In 2003, Edmondson was elected as a Corresponding Member of Real Academia de la Historia (Royal Academy of History, Spain) and in 2009, while serving as chair of the Department of History, he was elected a Fellow of the Royal Historical Society. In 2011, he was the recipient of the Genio Protector de la Colonia Augusta Emerita prize by Spain's Ministry of Culture and the Museo Nacional de Arte Romano, Mérida.

In 2014, Edmondson was the recipient of the Award of Merit from the Classical Association of Canada. The following year, he also sat on York's Research Release Adjudication Committee. In 2016, Edmondson was awarded York’s Faculty of Liberal Arts and Professional Studies Award for Distinction in Research, Creativity or Scholarship for his research on the Roman Empire, Roman inscriptions and Roman social history. In 2017, York University named Edmondson a Distinguished Research Professorship. A Distinguished Research Professorship, according to York, was awarded to someone who has made outstanding contributions to the university through research.

In 2018, Edmondson received a Partnership Development Grant from the Social Sciences and Humanities Research Council of Canada to research "Names and identity in Roman Spain: the ADOPIA project." The same year he was elected, Edmondson received a diploma due to his role as a corresponding member of the Deutsches Archäologisches Institut. In September, he was one of three York professors elected to the Royal Society of Canada. After ten years’ service on the international committee of the Association Internationale d’Épigraphique grecque et latine (AIEGL) from 2008 to 2017, in 2020 he was elected vice-president of the American Society of Greek and Latin Epigraphy (ASGLE) for a two-year term, to become president in 2022 and 2023. He also published his book "Nueva Epigrafía Funeraria de Augusta Emerita (NEFAE): Tituli sepulcrales urbanos (ss. I-VII) y su contexto arqueológico." The book contained 199 unpublished funerary inscriptions from Augusta Emerita.

===Publications===
Edmondson has published a series of books on Roman Spain including Two Industries in Roman Lusitania: Mining and Garum Production (1987); Imagen y Memoria: Monumentos funerarios con retratos en la Colonia Augusta Emerita (2001); Granite Funerary Stelae from Augusta Emerita (2006) and Nueva Epigrafía Funeraria de Augusta Emerita (NEFAE): Tituli sepulcrales urbanos (ss. I-VII) y su contexto arqueológico (2019).
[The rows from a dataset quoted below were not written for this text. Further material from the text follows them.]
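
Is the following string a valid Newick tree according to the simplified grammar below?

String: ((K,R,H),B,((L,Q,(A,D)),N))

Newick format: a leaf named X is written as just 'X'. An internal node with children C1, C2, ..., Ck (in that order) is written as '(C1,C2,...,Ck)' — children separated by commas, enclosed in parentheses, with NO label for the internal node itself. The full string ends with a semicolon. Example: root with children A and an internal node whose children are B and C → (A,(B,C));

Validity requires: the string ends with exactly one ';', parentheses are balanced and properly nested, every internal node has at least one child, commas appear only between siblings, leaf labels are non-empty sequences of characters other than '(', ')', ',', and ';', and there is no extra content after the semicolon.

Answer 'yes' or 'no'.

Answer: no

Derivation:
Input: ((K,R,H),B,((L,Q,(A,D)),N))
Paren balance: 5 '(' vs 5 ')' OK
Ends with single ';': False
Full parse: FAILS (must end with ;)
Valid: False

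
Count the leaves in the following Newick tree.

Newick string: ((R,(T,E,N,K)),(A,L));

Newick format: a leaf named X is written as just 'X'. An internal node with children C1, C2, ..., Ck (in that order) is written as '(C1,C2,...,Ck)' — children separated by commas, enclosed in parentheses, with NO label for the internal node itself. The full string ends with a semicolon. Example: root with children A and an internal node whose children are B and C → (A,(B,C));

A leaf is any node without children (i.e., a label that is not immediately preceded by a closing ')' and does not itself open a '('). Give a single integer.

Answer: 7

Derivation:
Newick: ((R,(T,E,N,K)),(A,L));
Scan left-to-right; a leaf is any maximal label run not followed by '(':
  pos 2: leaf 'R' → count = 1
  pos 5: leaf 'T' → count = 2
  pos 7: leaf 'E' → count = 3
  pos 9: leaf 'N' → count = 4
  pos 11: leaf 'K' → count = 5
  pos 16: leaf 'A' → count = 6
  pos 18: leaf 'L' → count = 7
Total leaves: 7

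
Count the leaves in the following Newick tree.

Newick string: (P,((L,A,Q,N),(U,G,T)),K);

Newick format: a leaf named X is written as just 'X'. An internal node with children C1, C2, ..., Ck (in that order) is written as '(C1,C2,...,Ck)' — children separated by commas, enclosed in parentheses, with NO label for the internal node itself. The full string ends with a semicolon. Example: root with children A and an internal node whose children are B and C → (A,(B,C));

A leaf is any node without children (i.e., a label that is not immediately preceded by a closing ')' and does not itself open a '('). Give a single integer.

Answer: 9

Derivation:
Newick: (P,((L,A,Q,N),(U,G,T)),K);
Scan left-to-right; a leaf is any maximal label run not followed by '(':
  pos 1: leaf 'P' → count = 1
  pos 5: leaf 'L' → count = 2
  pos 7: leaf 'A' → count = 3
  pos 9: leaf 'Q' → count = 4
  pos 11: leaf 'N' → count = 5
  pos 15: leaf 'U' → count = 6
  pos 17: leaf 'G' → count = 7
  pos 19: leaf 'T' → count = 8
  pos 23: leaf 'K' → count = 9
Total leaves: 9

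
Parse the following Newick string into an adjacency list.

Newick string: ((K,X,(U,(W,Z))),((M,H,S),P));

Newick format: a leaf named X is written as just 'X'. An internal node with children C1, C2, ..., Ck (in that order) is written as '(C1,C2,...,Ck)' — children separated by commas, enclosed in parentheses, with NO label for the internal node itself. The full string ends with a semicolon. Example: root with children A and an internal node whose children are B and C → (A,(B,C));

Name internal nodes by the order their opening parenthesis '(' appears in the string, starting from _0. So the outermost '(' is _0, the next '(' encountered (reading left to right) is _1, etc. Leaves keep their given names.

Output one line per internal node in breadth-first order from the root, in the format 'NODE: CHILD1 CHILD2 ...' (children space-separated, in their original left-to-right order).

Input: ((K,X,(U,(W,Z))),((M,H,S),P));
Scanning left-to-right, naming '(' by encounter order:
  pos 0: '(' -> open internal node _0 (depth 1)
  pos 1: '(' -> open internal node _1 (depth 2)
  pos 6: '(' -> open internal node _2 (depth 3)
  pos 9: '(' -> open internal node _3 (depth 4)
  pos 13: ')' -> close internal node _3 (now at depth 3)
  pos 14: ')' -> close internal node _2 (now at depth 2)
  pos 15: ')' -> close internal node _1 (now at depth 1)
  pos 17: '(' -> open internal node _4 (depth 2)
  pos 18: '(' -> open internal node _5 (depth 3)
  pos 24: ')' -> close internal node _5 (now at depth 2)
  pos 27: ')' -> close internal node _4 (now at depth 1)
  pos 28: ')' -> close internal node _0 (now at depth 0)
Total internal nodes: 6
BFS adjacency from root:
  _0: _1 _4
  _1: K X _2
  _4: _5 P
  _2: U _3
  _5: M H S
  _3: W Z

Answer: _0: _1 _4
_1: K X _2
_4: _5 P
_2: U _3
_5: M H S
_3: W Z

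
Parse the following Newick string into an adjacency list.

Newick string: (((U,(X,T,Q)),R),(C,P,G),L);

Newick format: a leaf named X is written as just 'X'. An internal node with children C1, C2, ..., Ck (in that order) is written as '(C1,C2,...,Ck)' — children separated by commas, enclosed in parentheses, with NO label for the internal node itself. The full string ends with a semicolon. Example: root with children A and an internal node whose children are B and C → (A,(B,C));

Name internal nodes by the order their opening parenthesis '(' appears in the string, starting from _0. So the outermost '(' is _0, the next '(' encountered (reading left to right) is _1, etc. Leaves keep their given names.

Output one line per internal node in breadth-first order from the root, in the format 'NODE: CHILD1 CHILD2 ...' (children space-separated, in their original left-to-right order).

Input: (((U,(X,T,Q)),R),(C,P,G),L);
Scanning left-to-right, naming '(' by encounter order:
  pos 0: '(' -> open internal node _0 (depth 1)
  pos 1: '(' -> open internal node _1 (depth 2)
  pos 2: '(' -> open internal node _2 (depth 3)
  pos 5: '(' -> open internal node _3 (depth 4)
  pos 11: ')' -> close internal node _3 (now at depth 3)
  pos 12: ')' -> close internal node _2 (now at depth 2)
  pos 15: ')' -> close internal node _1 (now at depth 1)
  pos 17: '(' -> open internal node _4 (depth 2)
  pos 23: ')' -> close internal node _4 (now at depth 1)
  pos 26: ')' -> close internal node _0 (now at depth 0)
Total internal nodes: 5
BFS adjacency from root:
  _0: _1 _4 L
  _1: _2 R
  _4: C P G
  _2: U _3
  _3: X T Q

Answer: _0: _1 _4 L
_1: _2 R
_4: C P G
_2: U _3
_3: X T Q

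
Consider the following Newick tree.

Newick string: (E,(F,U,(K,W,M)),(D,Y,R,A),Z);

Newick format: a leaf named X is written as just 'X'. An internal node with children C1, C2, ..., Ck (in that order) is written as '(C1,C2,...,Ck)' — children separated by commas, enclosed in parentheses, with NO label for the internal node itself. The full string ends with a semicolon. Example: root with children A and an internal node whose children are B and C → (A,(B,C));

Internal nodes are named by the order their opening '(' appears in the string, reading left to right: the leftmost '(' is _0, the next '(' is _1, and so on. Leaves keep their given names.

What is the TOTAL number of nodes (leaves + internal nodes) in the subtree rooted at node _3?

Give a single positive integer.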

Among his co-edited volumes are Law and Social Status in Classical Athens (with Virginia Hunter, 2000); Flavius Josephus and Flavian Rome (with Steve Mason and James B. Rives, 2005); Roman Dress and the Fabrics of Roman Culture and Roman Literary Cultures: Domestic Politics, Revolutionary Poetics, Civic Spectacle (both with Alison Keith, 2007, 2016) and The Oxford Handbook of Roman Epigraphy (with Christer Bruun, 2015), described as "the most complete collection of scholarship on Roman epigraphy." Since 1996, he has also published a series of articles on Roman spectacles, especially gladiatorial presentations.